While the concept it straightforward, its implementation is far from simple, as the court orders vary widely and leave a lot of open questions.
Do HSDs Have to Be Related to National Security?
Most orders address HSDs which include information that would fall into one of these categories: information that (1) would be of interest to the intelligence service of a hostile foreign government; (2) could be used by a foreign government to the detriment of the United States; or (3) could harm national security.
However, the orders are silent as to who will make that determination and how. Presumably, parties in trade secrets cases will have to make a judgment call on whether their filings contain trade secrets that could be used against the United States or be of interest to foreign intelligence.

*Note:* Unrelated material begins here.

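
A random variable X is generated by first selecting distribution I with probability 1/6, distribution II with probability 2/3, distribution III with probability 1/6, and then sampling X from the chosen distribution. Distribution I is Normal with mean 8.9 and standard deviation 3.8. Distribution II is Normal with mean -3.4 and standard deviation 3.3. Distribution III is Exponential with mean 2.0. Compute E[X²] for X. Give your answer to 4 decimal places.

31.9083

For each component E[X²] = Var + (mean)², giving I: 93.65; II: 22.45; III: 8.
Overall E[X²] = 0.166667·93.65 + 0.666667·22.45 + 0.166667·8 = 31.9083.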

Other courts, however, like the Northern District of California, have limited HSDs to only a “subset of documents filed by the criminal division of the U.S. Attorney’s Office,” thus having little effect on civil trade secrets litigation. Yet others, like Nevada District Court, state that HSDs include both documents that could adversely affect the United States and those that contain “intellectual property or trade secrets.” Thus, the definition of HSD varies widely among federal courts.
Do Trade Secrets Merit HSD Designation?
Even among those courts that require HSDs to somehow be tied to national security interests, some tend to indicate that trade secrets and intellectual property are likely to merit HSD designations, while others state the opposite.
For example, the Northern District of Texas Order 61-1 states that the court expects that HSDs may be filed in various cases, including those that involve “non-public intellectual property, including trade secrets.” Similarly, the Eastern District of Texas Order 21-02 states that “HSDs may also include documents that, in the judgment of the filing party, are or contain HSI that is substantially likely to adversely affect: nonpublic intellectual property, trade secrets, or highly confidential commercial information.” In contrast, the Northern District of Illinois Order 21-0003 states that that documents containing “commercial and proprietary information” will not “generally” be considered HSDs, which means they can be filed electronically under seal.
How Does One File HSD Containing Trade Secrets?
Finally, when it comes to filings HSDs, the procedures also vary. Some courts, like the Northern District of Texas and Nevada District Court, allow parties to file documents that meet the HSD criteria without leave of court. While others, like the Northern District of Illinois, require any party seeking to file an HSD to seek leave of court before such a filing. Yet other courts, like the Eastern District of Texas, require parties to file a motion to treat a document as an HSD and explain why the document qualifies as an HSD.
As if trade secrets litigation did not already involve its own set of rules that do not typically come into play in the run-of-the-mill commercial lawsuits, the new federal orders regarding the filing of highly sensitive documents will require parties to carefully analyze whether certain documents can be filed electronically and plan the logistics of the filings well in advance.